You can mitigate this problem by keeping on top of your tire maintenance. Check the tires regularly for signs of irregular wear and rotate your tires every 6-8,000 miles to promote even wear and tear.

Increased Road Noise
Road noise may not be an issue splashing down a muddy path in the mountains. However, it can get old driving long distances down the highway. The tread pattern on an A/T tire is very open. It is arranged in blocks with open channels between them. Noise is generated as air is forced through these channels. By comparison, most road tires’ channels are narrower and lead away from the center of the tire, providing a quieter and smoother ride.

Pros:

While these potential issues with an all-terrain tire are important to note, there are plenty of benefits to outweigh these drawbacks.

Adaptable to Four Seasons
Utah residents enjoy all four seasons, and all-terrain tires can perform well in different types of weather.

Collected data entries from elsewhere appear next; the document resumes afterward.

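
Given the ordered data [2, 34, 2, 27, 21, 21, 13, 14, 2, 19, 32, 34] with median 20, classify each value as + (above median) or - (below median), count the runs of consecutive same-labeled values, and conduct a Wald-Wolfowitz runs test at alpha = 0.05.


Step 1: Compute median = 20; label A = above, B = below.
Labels in order: BABAAABBBBAA  (n_A = 6, n_B = 6)
Step 2: Count runs R = 6.
Step 3: Under H0 (random ordering), E[R] = 2*n_A*n_B/(n_A+n_B) + 1 = 2*6*6/12 + 1 = 7.0000.
        Var[R] = 2*n_A*n_B*(2*n_A*n_B - n_A - n_B) / ((n_A+n_B)^2 * (n_A+n_B-1)) = 4320/1584 = 2.7273.
        SD[R] = 1.6514.
Step 4: Continuity-corrected z = (R + 0.5 - E[R]) / SD[R] = (6 + 0.5 - 7.0000) / 1.6514 = -0.3028.
Step 5: Two-sided p-value via normal approximation = 2*(1 - Phi(|z|)) = 0.762069.
Step 6: alpha = 0.05. fail to reject H0.

R = 6, z = -0.3028, p = 0.762069, fail to reject H0.


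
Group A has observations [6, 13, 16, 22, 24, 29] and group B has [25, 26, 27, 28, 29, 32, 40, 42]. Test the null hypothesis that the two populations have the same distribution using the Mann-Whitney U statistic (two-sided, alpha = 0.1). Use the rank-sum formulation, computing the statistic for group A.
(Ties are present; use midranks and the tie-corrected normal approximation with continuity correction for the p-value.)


Step 1: Combine and sort all 14 observations; assign midranks.
sorted (value, group): (6,X), (13,X), (16,X), (22,X), (24,X), (25,Y), (26,Y), (27,Y), (28,Y), (29,X), (29,Y), (32,Y), (40,Y), (42,Y)
ranks: 6->1, 13->2, 16->3, 22->4, 24->5, 25->6, 26->7, 27->8, 28->9, 29->10.5, 29->10.5, 32->12, 40->13, 42->14
Step 2: Rank sum for X: R1 = 1 + 2 + 3 + 4 + 5 + 10.5 = 25.5.
Step 3: U_X = R1 - n1(n1+1)/2 = 25.5 - 6*7/2 = 25.5 - 21 = 4.5.
       U_Y = n1*n2 - U_X = 48 - 4.5 = 43.5.
Step 4: Ties are present, so use the tie-corrected normal approximation (with continuity correction) for the p-value.
Step 5: p-value = 0.014065; compare to alpha = 0.1. reject H0.

U_X = 4.5, p = 0.014065, reject H0 at alpha = 0.1.


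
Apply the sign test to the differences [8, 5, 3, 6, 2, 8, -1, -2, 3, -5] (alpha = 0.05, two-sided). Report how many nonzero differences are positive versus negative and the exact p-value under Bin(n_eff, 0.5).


Step 1: Discard zero differences. Original n = 10; n_eff = number of nonzero differences = 10.
Nonzero differences (with sign): +8, +5, +3, +6, +2, +8, -1, -2, +3, -5
Step 2: Count signs: positive = 7, negative = 3.
Step 3: Under H0: P(positive) = 0.5, so the number of positives S ~ Bin(10, 0.5).
Step 4: Two-sided exact p-value = sum of Bin(10,0.5) probabilities at or below the observed probability = 0.343750.
Step 5: alpha = 0.05. fail to reject H0.

n_eff = 10, pos = 7, neg = 3, p = 0.343750, fail to reject H0.


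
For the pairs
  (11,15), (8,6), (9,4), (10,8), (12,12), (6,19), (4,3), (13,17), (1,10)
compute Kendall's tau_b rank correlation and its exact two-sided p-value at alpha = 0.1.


Step 1: Enumerate the 36 unordered pairs (i,j) with i<j and classify each by sign(x_j-x_i) * sign(y_j-y_i).
  (1,2):dx=-3,dy=-9->C; (1,3):dx=-2,dy=-11->C; (1,4):dx=-1,dy=-7->C; (1,5):dx=+1,dy=-3->D
  (1,6):dx=-5,dy=+4->D; (1,7):dx=-7,dy=-12->C; (1,8):dx=+2,dy=+2->C; (1,9):dx=-10,dy=-5->C
  (2,3):dx=+1,dy=-2->D; (2,4):dx=+2,dy=+2->C; (2,5):dx=+4,dy=+6->C; (2,6):dx=-2,dy=+13->D
  (2,7):dx=-4,dy=-3->C; (2,8):dx=+5,dy=+11->C; (2,9):dx=-7,dy=+4->D; (3,4):dx=+1,dy=+4->C
  (3,5):dx=+3,dy=+8->C; (3,6):dx=-3,dy=+15->D; (3,7):dx=-5,dy=-1->C; (3,8):dx=+4,dy=+13->C
  (3,9):dx=-8,dy=+6->D; (4,5):dx=+2,dy=+4->C; (4,6):dx=-4,dy=+11->D; (4,7):dx=-6,dy=-5->C
  (4,8):dx=+3,dy=+9->C; (4,9):dx=-9,dy=+2->D; (5,6):dx=-6,dy=+7->D; (5,7):dx=-8,dy=-9->C
  (5,8):dx=+1,dy=+5->C; (5,9):dx=-11,dy=-2->C; (6,7):dx=-2,dy=-16->C; (6,8):dx=+7,dy=-2->D
  (6,9):dx=-5,dy=-9->C; (7,8):dx=+9,dy=+14->C; (7,9):dx=-3,dy=+7->D; (8,9):dx=-12,dy=-7->C
Step 2: C = 24, D = 12, total pairs = 36.
Step 3: tau = (C - D)/(n(n-1)/2) = (24 - 12)/36 = 0.333333.
Step 4: Exact two-sided p-value (enumerate n! = 362880 permutations of y under H0): p = 0.259518.
Step 5: alpha = 0.1. fail to reject H0.

tau_b = 0.3333 (C=24, D=12), p = 0.259518, fail to reject H0.


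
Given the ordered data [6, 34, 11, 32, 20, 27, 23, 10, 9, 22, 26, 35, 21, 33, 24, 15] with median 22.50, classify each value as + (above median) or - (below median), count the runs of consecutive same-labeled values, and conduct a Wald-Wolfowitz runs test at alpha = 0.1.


Step 1: Compute median = 22.50; label A = above, B = below.
Labels in order: BABABAABBBAABAAB  (n_A = 8, n_B = 8)
Step 2: Count runs R = 11.
Step 3: Under H0 (random ordering), E[R] = 2*n_A*n_B/(n_A+n_B) + 1 = 2*8*8/16 + 1 = 9.0000.
        Var[R] = 2*n_A*n_B*(2*n_A*n_B - n_A - n_B) / ((n_A+n_B)^2 * (n_A+n_B-1)) = 14336/3840 = 3.7333.
        SD[R] = 1.9322.
Step 4: Continuity-corrected z = (R - 0.5 - E[R]) / SD[R] = (11 - 0.5 - 9.0000) / 1.9322 = 0.7763.
Step 5: Two-sided p-value via normal approximation = 2*(1 - Phi(|z|)) = 0.437558.
Step 6: alpha = 0.1. fail to reject H0.

R = 11, z = 0.7763, p = 0.437558, fail to reject H0.


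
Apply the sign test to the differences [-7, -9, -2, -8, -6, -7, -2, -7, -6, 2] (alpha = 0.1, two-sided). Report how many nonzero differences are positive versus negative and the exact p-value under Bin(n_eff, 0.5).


Step 1: Discard zero differences. Original n = 10; n_eff = number of nonzero differences = 10.
Nonzero differences (with sign): -7, -9, -2, -8, -6, -7, -2, -7, -6, +2
Step 2: Count signs: positive = 1, negative = 9.
Step 3: Under H0: P(positive) = 0.5, so the number of positives S ~ Bin(10, 0.5).
Step 4: Two-sided exact p-value = sum of Bin(10,0.5) probabilities at or below the observed probability = 0.021484.
Step 5: alpha = 0.1. reject H0.

n_eff = 10, pos = 1, neg = 9, p = 0.021484, reject H0.


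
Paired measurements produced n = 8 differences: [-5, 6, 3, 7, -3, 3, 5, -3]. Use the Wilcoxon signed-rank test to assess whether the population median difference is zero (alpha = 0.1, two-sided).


Step 1: Drop any zero differences (none here) and take |d_i|.
|d| = [5, 6, 3, 7, 3, 3, 5, 3]
Step 2: Midrank |d_i| (ties get averaged ranks).
ranks: |5|->5.5, |6|->7, |3|->2.5, |7|->8, |3|->2.5, |3|->2.5, |5|->5.5, |3|->2.5
Step 3: Attach original signs; sum ranks with positive sign and with negative sign.
W+ = 7 + 2.5 + 8 + 2.5 + 5.5 = 25.5
W- = 5.5 + 2.5 + 2.5 = 10.5
(Check: W+ + W- = 36 should equal n(n+1)/2 = 36.)
Step 4: Test statistic W = min(W+, W-) = 10.5.
Step 5: Ties in |d|, so use the tie-corrected normal approximation.
        E[W] = n(n+1)/4 = 8*9/4 = 18.
        Tie groups: |d|=3 (t=4), |d|=5 (t=2); sum(t^3 - t) = 66.
        Var[W] = n(n+1)(2n+1)/24 - sum(t^3-t)/48 = 1224/24 - 66/48 = 49.625.
        z = (W - E[W]) / sqrt(Var[W]) = (10.5 - 18) / 7.0445 = -1.0647.
        Two-sided p = 2*Phi(z) = 0.287030.
Step 6: alpha = 0.1. fail to reject H0.

W+ = 25.5, W- = 10.5, W = min = 10.5, p = 0.287030, fail to reject H0.


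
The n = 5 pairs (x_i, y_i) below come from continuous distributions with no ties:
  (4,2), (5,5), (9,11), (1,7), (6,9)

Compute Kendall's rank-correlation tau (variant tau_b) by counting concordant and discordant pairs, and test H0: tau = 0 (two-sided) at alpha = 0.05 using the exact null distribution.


Step 1: Enumerate the 10 unordered pairs (i,j) with i<j and classify each by sign(x_j-x_i) * sign(y_j-y_i).
  (1,2):dx=+1,dy=+3->C; (1,3):dx=+5,dy=+9->C; (1,4):dx=-3,dy=+5->D; (1,5):dx=+2,dy=+7->C
  (2,3):dx=+4,dy=+6->C; (2,4):dx=-4,dy=+2->D; (2,5):dx=+1,dy=+4->C; (3,4):dx=-8,dy=-4->C
  (3,5):dx=-3,dy=-2->C; (4,5):dx=+5,dy=+2->C
Step 2: C = 8, D = 2, total pairs = 10.
Step 3: tau = (C - D)/(n(n-1)/2) = (8 - 2)/10 = 0.600000.
Step 4: Exact two-sided p-value (enumerate n! = 120 permutations of y under H0): p = 0.233333.
Step 5: alpha = 0.05. fail to reject H0.

tau_b = 0.6000 (C=8, D=2), p = 0.233333, fail to reject H0.


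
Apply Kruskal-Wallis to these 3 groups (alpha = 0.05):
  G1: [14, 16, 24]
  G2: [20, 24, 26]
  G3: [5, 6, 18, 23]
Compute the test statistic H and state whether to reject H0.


Step 1: Combine all N = 10 observations and assign midranks.
sorted (value, group, rank): (5,G3,1), (6,G3,2), (14,G1,3), (16,G1,4), (18,G3,5), (20,G2,6), (23,G3,7), (24,G1,8.5), (24,G2,8.5), (26,G2,10)
Step 2: Sum ranks within each group.
R_1 = 15.5 (n_1 = 3)
R_2 = 24.5 (n_2 = 3)
R_3 = 15 (n_3 = 4)
Step 3: H = 12/(N(N+1)) * sum(R_i^2/n_i) - 3(N+1)
     = 12/(10*11) * (15.5^2/3 + 24.5^2/3 + 15^2/4) - 3*11
     = 0.109091 * 336.417 - 33
     = 3.700000.
Step 4: Ties present; correction factor C = 1 - 6/(10^3 - 10) = 0.993939. Corrected H = 3.700000 / 0.993939 = 3.722561.
Step 5: Under H0, H ~ chi^2(2); p-value = 0.155473.
Step 6: alpha = 0.05. fail to reject H0.

H = 3.7226, df = 2, p = 0.155473, fail to reject H0.


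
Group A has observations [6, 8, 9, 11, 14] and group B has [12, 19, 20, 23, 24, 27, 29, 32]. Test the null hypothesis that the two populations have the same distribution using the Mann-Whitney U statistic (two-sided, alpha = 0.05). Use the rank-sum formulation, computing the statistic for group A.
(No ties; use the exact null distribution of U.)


Step 1: Combine and sort all 13 observations; assign midranks.
sorted (value, group): (6,X), (8,X), (9,X), (11,X), (12,Y), (14,X), (19,Y), (20,Y), (23,Y), (24,Y), (27,Y), (29,Y), (32,Y)
ranks: 6->1, 8->2, 9->3, 11->4, 12->5, 14->6, 19->7, 20->8, 23->9, 24->10, 27->11, 29->12, 32->13
Step 2: Rank sum for X: R1 = 1 + 2 + 3 + 4 + 6 = 16.
Step 3: U_X = R1 - n1(n1+1)/2 = 16 - 5*6/2 = 16 - 15 = 1.
       U_Y = n1*n2 - U_X = 40 - 1 = 39.
Step 4: No ties, so the exact null distribution of U (based on enumerating the C(13,5) = 1287 equally likely rank assignments) gives the two-sided p-value.
Step 5: p-value = 0.003108; compare to alpha = 0.05. reject H0.

U_X = 1, p = 0.003108, reject H0 at alpha = 0.05.


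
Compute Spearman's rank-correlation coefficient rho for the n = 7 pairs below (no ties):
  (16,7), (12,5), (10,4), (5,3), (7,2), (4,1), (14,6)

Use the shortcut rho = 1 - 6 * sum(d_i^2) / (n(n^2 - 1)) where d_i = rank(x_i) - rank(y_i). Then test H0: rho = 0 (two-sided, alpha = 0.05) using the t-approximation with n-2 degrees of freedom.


Step 1: Rank x and y separately (midranks; no ties here).
rank(x): 16->7, 12->5, 10->4, 5->2, 7->3, 4->1, 14->6
rank(y): 7->7, 5->5, 4->4, 3->3, 2->2, 1->1, 6->6
Step 2: d_i = R_x(i) - R_y(i); compute d_i^2.
  (7-7)^2=0, (5-5)^2=0, (4-4)^2=0, (2-3)^2=1, (3-2)^2=1, (1-1)^2=0, (6-6)^2=0
sum(d^2) = 2.
Step 3: rho = 1 - 6*2 / (7*(7^2 - 1)) = 1 - 12/336 = 0.964286.
Step 4: Under H0, t = rho * sqrt((n-2)/(1-rho^2)) = 8.1408 ~ t(5).
Step 5: Two-sided p-value from the t-distribution with 5 df = 0.000454.
Step 6: alpha = 0.05. reject H0.

rho = 0.9643, p = 0.000454, reject H0 at alpha = 0.05.


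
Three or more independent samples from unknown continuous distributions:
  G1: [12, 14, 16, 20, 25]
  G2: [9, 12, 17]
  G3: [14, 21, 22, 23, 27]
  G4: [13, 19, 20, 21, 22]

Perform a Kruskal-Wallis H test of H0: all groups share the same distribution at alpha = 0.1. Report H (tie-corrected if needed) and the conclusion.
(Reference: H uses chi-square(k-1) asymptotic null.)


Step 1: Combine all N = 18 observations and assign midranks.
sorted (value, group, rank): (9,G2,1), (12,G1,2.5), (12,G2,2.5), (13,G4,4), (14,G1,5.5), (14,G3,5.5), (16,G1,7), (17,G2,8), (19,G4,9), (20,G1,10.5), (20,G4,10.5), (21,G3,12.5), (21,G4,12.5), (22,G3,14.5), (22,G4,14.5), (23,G3,16), (25,G1,17), (27,G3,18)
Step 2: Sum ranks within each group.
R_1 = 42.5 (n_1 = 5)
R_2 = 11.5 (n_2 = 3)
R_3 = 66.5 (n_3 = 5)
R_4 = 50.5 (n_4 = 5)
Step 3: H = 12/(N(N+1)) * sum(R_i^2/n_i) - 3(N+1)
     = 12/(18*19) * (42.5^2/5 + 11.5^2/3 + 66.5^2/5 + 50.5^2/5) - 3*19
     = 0.035088 * 1799.83 - 57
     = 6.152047.
Step 4: Ties present; correction factor C = 1 - 30/(18^3 - 18) = 0.994840. Corrected H = 6.152047 / 0.994840 = 6.183956.
Step 5: Under H0, H ~ chi^2(3); p-value = 0.102995.
Step 6: alpha = 0.1. fail to reject H0.

H = 6.1840, df = 3, p = 0.102995, fail to reject H0.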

While there’s no substitute for snow tires for heavy snow, the aggressive tread of all-terrain tires will definitely beat your summer treads when there is light snow on the ground.

Open Tread Pattern
The tread pattern on an A/T tire is similar to that of an off-road tire. The broader channels between tread blocks improve the traction of the vehicle. It allows the tire to grab onto rocks, branches, or mud on unpaved trails. This feature also improves traction on city streets and highways.

Side Wall Support
Some A/T tires have extra reinforcement in the sidewall of the tire. Because of this added support, these tires can support heavier loads than most tires. Reinforced sidewalls are great for company pick-up trucks hauling heavy loads to and from the job site. They are also regularly used for campers, as they must carry heavy loads over various types of terrain.

Most all-terrain tires are manufactured for use on trucks, SUVs, and campers, but the market for A/T tires for four-wheel drive cars is growing. Note that if you choose to put A/T tires on your car, you will need to make sure that the tire is a perfect fit for your car. Due to the limited selection of A/T car tires, you may have to invest in new wheels that will fit the tire and allow enough clearance for the thicker tread in the car’s wheel well. If you need help navigating this change, your local Salt Lake City tire store can help you find the right fit for your vehicle. While they have all the right characteristics for off-roading adventure, they also work well for everyday driving in a variety of weather conditions.